Of course, there is only one man at ATI to whom this question can be posed - The mysterious driver developer known only as 'Chuck'. So, over the past few days we set out to communicate with this international man of mystery - 'X's were taped to windows, cryptic messages were left in the classified sections of newspapers, boxes of chocolate were squirreled into Terry Makedon's bedroom late at night while he showered. And finally, we had it - An official response from ATI's 'Chuck' regarding the possibility of anti-aliasing being enabled in Ghost Recon: Advanced Warfighter.
What did he have to say?
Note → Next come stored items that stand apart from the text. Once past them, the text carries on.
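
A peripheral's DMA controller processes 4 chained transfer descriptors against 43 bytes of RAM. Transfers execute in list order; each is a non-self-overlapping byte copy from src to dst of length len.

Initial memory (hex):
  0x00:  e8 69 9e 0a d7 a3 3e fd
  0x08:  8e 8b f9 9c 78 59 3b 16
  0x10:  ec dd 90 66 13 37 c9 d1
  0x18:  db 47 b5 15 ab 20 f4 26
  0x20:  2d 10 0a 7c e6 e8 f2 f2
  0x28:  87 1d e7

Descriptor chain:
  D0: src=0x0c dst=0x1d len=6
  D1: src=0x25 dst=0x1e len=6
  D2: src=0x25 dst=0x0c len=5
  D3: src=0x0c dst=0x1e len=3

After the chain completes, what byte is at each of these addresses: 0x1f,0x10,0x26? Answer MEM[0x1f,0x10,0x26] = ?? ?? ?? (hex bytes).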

Here's the quote, directly from the man himself, in full:
The rendering path in G.R.A.W is very different from most games in that it appears to make extensive use of multiple render targets (MRTs). (This is where one draw operation can write different values to different surfaces.)
The DX9 spec doesn't allow multi-sample AA when using MRTs and our hardware requires that all of the destination surfaces either have AA or not. This means that in order to get AA in G.R.A.W. we'd need to have lots of AA surfaces and perform a ton of AA resolves. The end result would be slow and require much more texture memory. It's not 100% impossible, and I'm not giving up on the possibility, but there is no playable solution right now.
So, there you have it - There is still a chance of being able to use anti-aliasing in Ghost Recon: Advanced Warfighter on ATI hardware, but seemingly only a very slim one. Our assumption was that the use of deferred shading for the game's lighting technique was the prime suspect, but it seems from ATI's own analysis is that it's the use of multiple render targets that cause the issue here.
I'd like to thank 'Chuck' for his time and thoughts on this issue - But I can't, because he's returned to his secret underground lair in a parallel dimension. So, instead, I'd like to thank Terry Makedon for his time and efforts, and hopefully he can pass our gratitude on to 'Chuck' via Morse Code. Or something.